<17>城下に時知らせた太鼓

江戸時代、城内に時刻を知らせていた「刻の太鼓」=松江市殿町、松江城
 「刻(とき)の太鼓」。松江城の天守には、そう名付けられた太鼓がある。渦巻きのような「巴(ともえ)」の模様が描かれた面の直径は110センチ、胴の幅は95センチ。城内に時刻を知らせるために打たれていたという。

 説明文によると、太鼓は松江城二ノ丸の太鼓櫓(やぐら)に置かれ、「毎日登城の時刻を知らせ、非常呼集のときにも使われた」。

 江戸時代の時刻は、日の出~日没を昼、日没~日の出を夜とし、それぞれを6等分する不定時法で決められ、1933(昭和8)年発行の「郷土資料島根叢書」には、太鼓櫓の「巨大なる兵鼓」を「時打の番人」が打ち鳴らし、城下に時を知らせていたとある。

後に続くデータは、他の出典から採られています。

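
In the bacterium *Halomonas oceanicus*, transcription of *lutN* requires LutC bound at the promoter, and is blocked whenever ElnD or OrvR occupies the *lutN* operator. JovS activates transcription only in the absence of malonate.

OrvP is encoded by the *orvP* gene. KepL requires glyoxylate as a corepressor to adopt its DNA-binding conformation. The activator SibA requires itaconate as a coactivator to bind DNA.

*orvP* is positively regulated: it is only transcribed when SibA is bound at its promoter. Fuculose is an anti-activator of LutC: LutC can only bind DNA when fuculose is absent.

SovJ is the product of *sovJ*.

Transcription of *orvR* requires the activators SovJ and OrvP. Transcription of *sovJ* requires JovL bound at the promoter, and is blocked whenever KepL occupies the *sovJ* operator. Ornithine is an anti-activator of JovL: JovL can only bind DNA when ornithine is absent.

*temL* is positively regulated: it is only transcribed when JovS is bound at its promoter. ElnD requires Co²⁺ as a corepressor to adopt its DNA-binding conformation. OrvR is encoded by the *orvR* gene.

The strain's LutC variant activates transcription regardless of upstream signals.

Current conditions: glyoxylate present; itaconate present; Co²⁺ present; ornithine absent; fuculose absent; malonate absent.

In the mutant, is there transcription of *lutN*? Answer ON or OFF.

OFF

Co²⁺ is present, so ElnD is active.
Glyoxylate is present, so KepL is active.
Ornithine is absent, so JovL is active.
With repressor KepL bound, *sovJ* is not transcribed.
So SovJ is not produced.
Itaconate is present, so SibA is active.
No repressor is bound and SibA is active, so *orvP* is transcribed.
So OrvP is produced and active.
Required activator SovJ is absent, so *orvR* is not transcribed.
So OrvR is not produced.
LutC is constitutively active in this strain.
With repressor ElnD bound, *lutN* is not transcribed.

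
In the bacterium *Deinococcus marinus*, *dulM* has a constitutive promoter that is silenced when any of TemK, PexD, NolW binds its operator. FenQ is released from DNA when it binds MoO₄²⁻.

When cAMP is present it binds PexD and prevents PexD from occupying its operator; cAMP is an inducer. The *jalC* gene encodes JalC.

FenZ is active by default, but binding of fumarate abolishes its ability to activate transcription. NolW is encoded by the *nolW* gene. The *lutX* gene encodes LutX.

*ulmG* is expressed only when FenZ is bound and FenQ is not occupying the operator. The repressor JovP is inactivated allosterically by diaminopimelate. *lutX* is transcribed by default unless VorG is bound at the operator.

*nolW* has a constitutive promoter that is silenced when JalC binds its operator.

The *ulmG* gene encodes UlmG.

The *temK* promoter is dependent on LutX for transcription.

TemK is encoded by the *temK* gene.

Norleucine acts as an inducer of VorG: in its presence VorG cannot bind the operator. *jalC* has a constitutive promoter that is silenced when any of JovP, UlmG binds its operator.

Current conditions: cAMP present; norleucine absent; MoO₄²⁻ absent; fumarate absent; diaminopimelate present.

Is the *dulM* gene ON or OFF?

ON

Norleucine is absent, so VorG is active.
With repressor VorG bound, *lutX* is not transcribed.
So LutX is not produced.
Required activator LutX is absent, so *temK* is not transcribed.
So TemK is not produced.
cAMP is present, so PexD is inactive.
Diaminopimelate is present, so JovP is inactive.
MoO₄²⁻ is absent, so FenQ is active.
Fumarate is absent, so FenZ is active.
With repressor FenQ bound, *ulmG* is not transcribed.
So UlmG is not produced.
With no repressor bound, *jalC* is transcribed.
So JalC is produced and active.
With repressor JalC bound, *nolW* is not transcribed.
So NolW is not produced.
With no repressor bound, *dulM* is transcribed.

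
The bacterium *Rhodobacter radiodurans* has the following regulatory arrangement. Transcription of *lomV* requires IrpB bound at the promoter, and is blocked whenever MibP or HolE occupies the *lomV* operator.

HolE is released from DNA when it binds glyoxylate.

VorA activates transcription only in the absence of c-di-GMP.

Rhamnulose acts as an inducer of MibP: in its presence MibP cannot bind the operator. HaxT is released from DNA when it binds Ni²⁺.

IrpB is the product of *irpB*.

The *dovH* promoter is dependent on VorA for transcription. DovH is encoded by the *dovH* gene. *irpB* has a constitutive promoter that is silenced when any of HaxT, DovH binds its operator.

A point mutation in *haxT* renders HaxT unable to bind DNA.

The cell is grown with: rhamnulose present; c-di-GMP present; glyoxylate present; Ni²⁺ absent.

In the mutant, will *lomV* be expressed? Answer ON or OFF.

Rhamnulose is present, so MibP is inactive.
HaxT is non-functional in this strain, so it has no effect.
c-di-GMP is present, so VorA is inactive.
Required activator VorA is absent, so *dovH* is not transcribed.
So DovH is not produced.
With no repressor bound, *irpB* is transcribed.
So IrpB is produced and active.
Glyoxylate is present, so HolE is inactive.
No repressor is bound and IrpB is active, so *lomV* is transcribed.

ON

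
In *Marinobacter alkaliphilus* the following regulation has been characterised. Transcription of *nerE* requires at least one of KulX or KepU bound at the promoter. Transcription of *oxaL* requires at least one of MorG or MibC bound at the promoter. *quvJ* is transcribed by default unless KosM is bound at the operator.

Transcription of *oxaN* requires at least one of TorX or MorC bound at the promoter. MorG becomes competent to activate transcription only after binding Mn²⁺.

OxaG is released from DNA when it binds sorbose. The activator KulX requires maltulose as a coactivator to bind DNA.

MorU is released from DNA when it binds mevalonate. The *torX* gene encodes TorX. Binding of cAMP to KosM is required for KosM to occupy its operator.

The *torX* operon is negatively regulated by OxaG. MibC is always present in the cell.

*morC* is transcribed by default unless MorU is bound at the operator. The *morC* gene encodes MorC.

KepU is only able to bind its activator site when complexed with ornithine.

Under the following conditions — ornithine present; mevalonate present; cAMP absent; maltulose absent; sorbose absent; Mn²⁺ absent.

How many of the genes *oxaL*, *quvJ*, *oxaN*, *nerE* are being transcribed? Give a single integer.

4

Mn²⁺ is absent, so MorG is inactive.
MibC is produced constitutively and is active.
Activator MibC is present, so *oxaL* is transcribed.
→ *oxaL* is ON.
cAMP is absent, so KosM is inactive.
With no repressor bound, *quvJ* is transcribed.
→ *quvJ* is ON.
Sorbose is absent, so OxaG is active.
With repressor OxaG bound, *torX* is not transcribed.
So TorX is not produced.
Mevalonate is present, so MorU is inactive.
With no repressor bound, *morC* is transcribed.
So MorC is produced and active.
Activator MorC is present, so *oxaN* is transcribed.
→ *oxaN* is ON.
Maltulose is absent, so KulX is inactive.
Ornithine is present, so KepU is active.
Activator KepU is present, so *nerE* is transcribed.
→ *nerE* is ON.
4 of the 4 genes are transcribed.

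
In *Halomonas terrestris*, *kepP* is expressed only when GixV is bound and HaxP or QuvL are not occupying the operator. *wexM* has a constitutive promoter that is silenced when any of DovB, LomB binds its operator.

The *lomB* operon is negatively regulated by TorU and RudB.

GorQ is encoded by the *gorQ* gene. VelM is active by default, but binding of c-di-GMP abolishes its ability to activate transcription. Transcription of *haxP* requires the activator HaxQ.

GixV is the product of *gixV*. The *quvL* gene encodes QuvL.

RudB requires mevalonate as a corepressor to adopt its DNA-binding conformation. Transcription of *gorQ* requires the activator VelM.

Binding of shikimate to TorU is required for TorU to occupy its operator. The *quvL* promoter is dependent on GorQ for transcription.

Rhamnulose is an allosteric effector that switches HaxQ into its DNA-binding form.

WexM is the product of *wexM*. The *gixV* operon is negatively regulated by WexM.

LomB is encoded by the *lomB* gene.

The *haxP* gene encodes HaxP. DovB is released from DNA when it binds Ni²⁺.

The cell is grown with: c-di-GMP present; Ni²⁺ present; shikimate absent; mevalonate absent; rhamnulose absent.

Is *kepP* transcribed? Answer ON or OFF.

Rhamnulose is absent, so HaxQ is inactive.
Required activator HaxQ is absent, so *haxP* is not transcribed.
So HaxP is not produced.
Ni²⁺ is present, so DovB is inactive.
Shikimate is absent, so TorU is inactive.
Mevalonate is absent, so RudB is inactive.
With no repressor bound, *lomB* is transcribed.
So LomB is produced and active.
With repressor LomB bound, *wexM* is not transcribed.
So WexM is not produced.
With no repressor bound, *gixV* is transcribed.
So GixV is produced and active.
c-di-GMP is present, so VelM is inactive.
Required activator VelM is absent, so *gorQ* is not transcribed.
So GorQ is not produced.
Required activator GorQ is absent, so *quvL* is not transcribed.
So QuvL is not produced.
No repressor is bound and GixV is active, so *kepP* is transcribed.

ON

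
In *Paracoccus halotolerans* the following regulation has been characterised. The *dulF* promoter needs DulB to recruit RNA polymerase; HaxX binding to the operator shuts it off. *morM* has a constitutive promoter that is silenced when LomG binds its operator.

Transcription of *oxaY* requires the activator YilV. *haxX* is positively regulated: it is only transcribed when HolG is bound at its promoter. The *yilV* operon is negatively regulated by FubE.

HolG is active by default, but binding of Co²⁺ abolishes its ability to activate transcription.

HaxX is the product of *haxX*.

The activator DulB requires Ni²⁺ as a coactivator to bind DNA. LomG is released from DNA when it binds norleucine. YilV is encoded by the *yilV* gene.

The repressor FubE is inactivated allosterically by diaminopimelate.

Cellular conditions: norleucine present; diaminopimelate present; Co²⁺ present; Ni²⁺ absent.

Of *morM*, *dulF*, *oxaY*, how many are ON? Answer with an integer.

Norleucine is present, so LomG is inactive.
With no repressor bound, *morM* is transcribed.
→ *morM* is ON.
Ni²⁺ is absent, so DulB is inactive.
Co²⁺ is present, so HolG is inactive.
Required activator HolG is absent, so *haxX* is not transcribed.
So HaxX is not produced.
Required activator DulB is absent, so *dulF* is not transcribed.
→ *dulF* is OFF.
Diaminopimelate is present, so FubE is inactive.
With no repressor bound, *yilV* is transcribed.
So YilV is produced and active.
No repressor is bound and YilV is active, so *oxaY* is transcribed.
→ *oxaY* is ON.
2 of the 3 genes are transcribed.

2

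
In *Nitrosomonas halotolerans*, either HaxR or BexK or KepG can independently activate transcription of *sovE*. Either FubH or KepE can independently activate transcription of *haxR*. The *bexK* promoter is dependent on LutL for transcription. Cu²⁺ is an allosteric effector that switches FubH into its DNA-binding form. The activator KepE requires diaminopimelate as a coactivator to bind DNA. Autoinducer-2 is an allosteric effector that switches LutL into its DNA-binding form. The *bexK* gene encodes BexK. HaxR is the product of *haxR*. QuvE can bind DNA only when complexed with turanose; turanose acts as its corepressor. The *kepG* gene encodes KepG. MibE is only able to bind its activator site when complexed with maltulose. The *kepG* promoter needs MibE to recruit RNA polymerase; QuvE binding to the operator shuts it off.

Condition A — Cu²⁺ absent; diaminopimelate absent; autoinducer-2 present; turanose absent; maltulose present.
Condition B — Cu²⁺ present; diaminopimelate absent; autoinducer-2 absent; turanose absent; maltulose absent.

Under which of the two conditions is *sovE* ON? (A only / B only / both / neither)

Condition A:
Cu²⁺ is absent, so FubH is inactive.
Diaminopimelate is absent, so KepE is inactive.
No activator is available at the *haxR* promoter, so *haxR* is not transcribed.
So HaxR is not produced.
Autoinducer-2 is present, so LutL is active.
No repressor is bound and LutL is active, so *bexK* is transcribed.
So BexK is produced and active.
Turanose is absent, so QuvE is inactive.
Maltulose is present, so MibE is active.
No repressor is bound and MibE is active, so *kepG* is transcribed.
So KepG is produced and active.
Activator BexK is present, so *sovE* is transcribed.
→ *sovE* is ON in A.
Condition B:
Cu²⁺ is present, so FubH is active.
Diaminopimelate is absent, so KepE is inactive.
Activator FubH is present, so *haxR* is transcribed.
So HaxR is produced and active.
Autoinducer-2 is absent, so LutL is inactive.
Required activator LutL is absent, so *bexK* is not transcribed.
So BexK is not produced.
Turanose is absent, so QuvE is inactive.
Maltulose is absent, so MibE is inactive.
Required activator MibE is absent, so *kepG* is not transcribed.
So KepG is not produced.
Activator HaxR is present, so *sovE* is transcribed.
→ *sovE* is ON in B.

both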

「刻の太鼓」が置かれていた太鼓櫓。10年前に復元された=松江市殿町、松江城
 その後、明治維新で松江城が廃城になると、有志が太鼓を買い取り、阿羅波比(あらわい)神社(松江市外中原町)に寄贈。現代に受け継がれた。

 太鼓櫓は10年前、二ノ丸の北東角に復元され、櫓内には「刻の太鼓」の模造品が展示されている。